Writing a demonstration code (matrix multiplication) for my students in order to show that one MUST use the cache correctly even when using parallel code, I have found that using C++2011 threads ( via boost::thread ) outperforms OpenMP (parallel for) threads by more then a factor 2 !

The only possible explanation I can imagine is that in C++2011 each thread always runs on the same core. So there is the possibility to keep data on cache.

Could this be real ?

The demo code is quite long (and boring same matrix init and multiply repeated four times in the correct, wrong ( bad cache access ), scalar and OpenMP ) and can be found at :

http://www.giuseppelevi.com/uploads/3/2/9/8/3298932/matrix_mul_boost_thread.cpp

The compiler I'm using is VS2010. BOOST 1.45 Processor : Intel Core I5 M430. omp_get_wtime() was used to profile each part of it. In order to give some numbers in a run I obtained this figures:

Scalar execution time: 14.42 sec

BOOST Thread: 2.28

OpenMP Thread: 5.10

Because there are only 2 physical cores with hyperthreading the 6.31 speedup ( vs scalar ) obtained by BOOST Thread is quite surprising and "anomalous".

1
I'm going to downvote just because there isn't much relevant information here. Post code, profiling information, etc.Pubby
How does boost::thread version runs VS omp version with 1 thread only? Try changing omp scedule to dynamic/static with various chunking.Anycorn
Comparing two different implementations, both using threads, does not show superlinear acceleration. Superlinear acceleration means that when we double the number of threads/cores used (but the program is otherwise the same) we get more than double the performance. I don't think this is ever seen. Approaching a linear improvement is the ideal that designers strive for.
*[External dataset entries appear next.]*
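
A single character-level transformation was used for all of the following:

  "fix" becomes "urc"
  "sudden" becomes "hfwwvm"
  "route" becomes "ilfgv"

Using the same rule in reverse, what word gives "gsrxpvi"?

thicker

Each pair mirrors across the alphabet (f↔u, i↔r, x↔c): positions sum to 25. Letters are reflected about the middle of the alphabet (position → 25−position): Atbash.
Decoding gsrxpvi: g↔t, s↔h, r↔i, x↔c, p↔k, v↔e, i↔r.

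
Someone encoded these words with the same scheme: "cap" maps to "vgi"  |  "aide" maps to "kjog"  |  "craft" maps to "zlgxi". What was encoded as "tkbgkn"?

heaven

Read the word backwards and shift each letter +6.
Reversing it on tkbgkn: shift back: t−6=n, k−6=e, b−6=v, g−6=a, k−6=e, n−6=h → nevaeh; then reverse → heaven.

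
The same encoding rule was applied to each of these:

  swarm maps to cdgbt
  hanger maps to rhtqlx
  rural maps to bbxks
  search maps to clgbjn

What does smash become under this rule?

Shifts by position in swarm: pos 0: s→c (+10), pos 1: w→d (+7), pos 2: a→g (+6), pos 3: r→b (+10), pos 4: m→t (+7) — repeating every 3. It's a Vigenère-style cipher with numeric key [10,7,6]: position i shifts by key[i mod 3].
Applying it to smash: s+10=c, m+7=t, a+6=g, s+10=c, h+7=o.

ctgco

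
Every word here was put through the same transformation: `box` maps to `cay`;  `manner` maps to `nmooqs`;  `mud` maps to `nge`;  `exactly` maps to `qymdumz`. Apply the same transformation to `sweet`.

The shift depends on letter class: consonant b→c is +1, but vowel o→a is +12. Vowels shift forward by 12 and consonants shift forward by 1.
Applying it to sweet: s(cons)+1=t, w(cons)+1=x, e(vowel)+12=q, e(vowel)+12=q, t(cons)+1=u.

txqqu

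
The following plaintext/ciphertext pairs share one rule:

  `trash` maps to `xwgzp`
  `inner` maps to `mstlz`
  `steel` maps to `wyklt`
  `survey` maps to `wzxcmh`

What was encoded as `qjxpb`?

merit

In trash: t→x is +4, r→w is +5, a→g is +6, s→z is +7 — the shift increases by 1 each position. The shift increases by 1 at each position, starting from +4: 4, 5, 6, ….
Decoding qjxpb: q−4=m, j−5=e, x−6=r, p−7=i, b−8=t.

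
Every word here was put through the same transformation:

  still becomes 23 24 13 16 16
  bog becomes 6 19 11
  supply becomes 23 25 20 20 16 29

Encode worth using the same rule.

s is letter #19 and maps to 23: an offset of 4. Letters become their 1-based position plus 4 (so a→5, b→6, …).
On worth: w=23→27, o=15→19, r=18→22, t=20→24, h=8→12.

27 19 22 24 12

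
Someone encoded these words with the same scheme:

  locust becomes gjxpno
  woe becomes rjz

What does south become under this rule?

It's a constant shift of +21 (ROT21).
Applying it to south: s+21=n, o+21=j, u+21=p, t+21=o, h+21=c.

njpoc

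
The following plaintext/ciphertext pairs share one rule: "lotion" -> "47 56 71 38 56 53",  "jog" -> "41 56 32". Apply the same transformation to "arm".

14 65 50

Each letter becomes 3×(its alphabet position, a=1..z=26) + 11.
On arm: a=1→14, r=18→65, m=13→50.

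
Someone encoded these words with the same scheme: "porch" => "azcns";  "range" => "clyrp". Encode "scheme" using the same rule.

Compare letters: p→a is +11, o→z is +11, r→c is +11 — a constant shift. Each letter is shifted forward by 11 in the alphabet (a Caesar shift of +11).
Applying it to scheme: s+11=d, c+11=n, h+11=s, e+11=p, m+11=x, e+11=p.

dnspxp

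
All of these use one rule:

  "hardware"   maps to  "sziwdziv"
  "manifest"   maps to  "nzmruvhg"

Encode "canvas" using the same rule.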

Even if the threads have completely independent work which is integrated into the final result at a very low cost, how can it be superlinear.Kaz
I believe that it is true that each Windows thread is pegged to a particular core. When a core has a context switch, this does not force a dump and reload of the L3 cache. L3 is reloaded as needed. So if a core has a quick switch out of context and then back again, the L3 cache stays mostly intact.ThomasMcLeod
Something is very strange here... I would be very surprised if you even got 3x speedup with hyperthreading, but 6x with 2 cores + HT is just impossible. Either your serial version is somehow unnaturally slow, or the parallel version does not work correctly. Have you tried to verify at the end if the parallel implementations return correct results?Tudor

1 Answers

0
votes

By default, schedule(static,1) will be used, which often results in false sharing, and can result in sometimes suboptimal scheduling. Try schedule(guided) instead, this often results in much better scaling.